Victor Luis, CEO of Tapestry
Adam Jeffery | CNBC
Victor Luis, CEO of Tapestry

Handbag maker Tapestry cut its full-year profit forecast and reported its first quarterly earnings miss in at least two years, as its millennial-focused Kate Spade brand failed to impress shoppers with a lack of new designs.

Shares of Tapestry, which also blamed falling tourist spending and a slowing global economy for its lackluster performance, were last down 16.4 percent, their worst day in more than six years.

Kate Spade, the brand Tapestry bought over a year ago, did not have a special collection for the holidays and Chief Executive Officer Victor Luis blamed the 11 percent drop in the brand's comparable store sales to a "lack of newness".

"It did worse than we expected and I believe that was due to the whole market moving on and Kate Spade not having moved on as much," Luis told Reuters in an interview.

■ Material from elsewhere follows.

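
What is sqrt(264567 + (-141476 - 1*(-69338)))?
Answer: 3*sqrt(21381) ≈ 438.67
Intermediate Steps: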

Kate Spade hired Nicola Glass, a Gucci and Michael Kors alumnus, as its creative director last year. Her first collection was showcased in September, but arrived in stores only this year after the key holiday months.

"That's the main reason. It was just the time required for us to develop newness with the new creative direction," the CEO said.

Like other retailer, Tapestry relies heavily on the holiday season as it makes up almost a third of its annual sales.

"They missed a very important quarter," said Jane Hali, chief executive officer of investment research firm Jane Hali & Associates. "It was promotional and the atmosphere in the stores hadn't changed."

Tourists crimp spending

New York-based Tapestry called out "uncertain" macroeconomy and geopolitical tensions for a drop in tourism, especially with Chinese tourists, whose thirst for Coach and Kate Spade handbags had been a reliable revenue driver for the company.

Chinese customers are instead buying Tapestry products at their local stores in China.

The company said on a conference call that it would continue to invest in the world's most populous country at a time when the Chinese government is pushing for higher domestic spending.

Tapestry now expects full-year adjusted earnings in a range of $2.55-$2.60 per share, down from its previous forecast of $2.75-$2.80.

Similarly, Michael Kors handbag maker Capri Holdings gave a disappointing full-year profit forecast, after its holiday collection also failed to impress.

Tapestry earned $1.07 per share in the second quarter, excluding certain one-time items, missing the average estimate of $1.11.

Global same-store sales at Coach stores rose just 1 percent, short of analysts' estimate of 1.7 percent.